Ora, con la medesima sbrigatività con la quale si è demolito il ponte “Morandi” (e proprio sull’onda del successo di quello nuovo di Renzo Piano) si vuole cancellare anche questo codice, che va sì abrogato, ma non senza aver prima posto in essere strumenti più efficaci, che snellendo le procedure, garantiscano anche l’equa attribuzione degli incarichi e degli appalti.

Tuttavia, da questo quadro di partenza fortemente negativo, nacque una brillante operazione d’immagine, che condusse a realizzare il nuovo viadotto nei ristretti tempi prestabiliti. Un successo esecutivo, che ha consentito di rimediare almeno in parte alla brutta figura internazionale, a dimostrare che l’Italia può cambiare e che è ancora in grado di produrre opere di grande rilievo.

Il sacrificio (inammissibile) delle garanzie di legge ha così sortito il miracolo di realizzare rapidamente l’opera, dimostrando in una volta sola, che il codice dei contratti deve essere urgentemente emendato e che il nostro mondo professionale e produttivo possiede ancora grandi energie e capacità realizzative.

Purché la deroga sia da considerarsi esclusivamente emblematica e una tantum, forse si può sostenere che il risultato abbia giustificato il vulnus del diritto, tanto più che ai tempi della Peste, siamo ormai abituati ad accettare anche leggi d’emergenza.

Ma sembra che il nostro Paese attraversi proprio un periodo sfortunato. Su Il Sole 24Ore del 18 luglio è apparso un articolo: “Ponte di Genova fuori norma… Sono i limiti di velocità, di appena 80 km/h verso Genova e forse addirittura di 70 verso Savona, contro i 90 consentiti sul Morandi: il tracciato non è a norma. Gli addetti ai lavori lo sanno già da quando i monconi del vecchio ponte dovevano essere ancora demoliti (vedi Il Sole 24 Ore del 15 dicembre 2018), ma la fretta di ricostruire e l’esigenza di non alimentare ulteriori contenziosi hanno portato a non correggere l’errore.”

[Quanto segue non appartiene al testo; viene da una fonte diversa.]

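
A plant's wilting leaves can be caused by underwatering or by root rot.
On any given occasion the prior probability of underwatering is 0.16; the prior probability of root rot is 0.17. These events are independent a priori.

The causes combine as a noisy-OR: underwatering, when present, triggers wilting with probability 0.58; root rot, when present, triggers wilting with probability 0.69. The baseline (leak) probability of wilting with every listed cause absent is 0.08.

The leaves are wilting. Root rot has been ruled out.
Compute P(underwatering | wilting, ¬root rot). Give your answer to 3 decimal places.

P(underwatering | wilting, ¬root rot) ≈ 0.594

Under noisy-OR, P(wilting | causes) = 1 − (1−0.08)·∏(1−qᵢ) over the active causes.
Sum P(wilting|·) weighted by the priors over both values of underwatering:
  P(wilting | ¬root rot) = 0.08×0.84 + 0.6136×0.16
        = 0.067200 + 0.098176 = 0.165376
The terms with underwatering present sum to 0.098176, so
  P(underwatering | wilting, ¬root rot) = 0.098176 / 0.165376 ≈ 0.594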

Ammesso che sia proprio così e volendo evitare qualsiasi giudizio avventato prima che i fatti siano accertati, ci asteniamo dal commentare questo eventuale errore, tutto da dimostrare e valutare.

Temiamo però che da questa intricata vicenda, una volta di più, esca trionfante proprio il potere della burocrazia che perseguita la vita quotidiana di tutti noi.

Abbiamo rilevato come per costruire il viadotto si è sospeso il puntiglioso diritto in vigore, si sono scavalcate le norme e le cautele che bloccano tutti gli altri operatori e si sono scelte, con criterio fiduciario, competenze e capacità realizzative, a discapito della concorrenza.

Ora un banale errore avrebbe vanificato una buona parte di queste deroghe, restituendo al pubblico un’opera meno efficiente della precedente!

Che qualcuno voglia indurci a credere che snellimenti e semplificazioni sono pericolosi, anzi impossibili da gestire e che quindi è meglio non toccare le norme bizantine e lasciare come stanno i relativi poteri di controllo?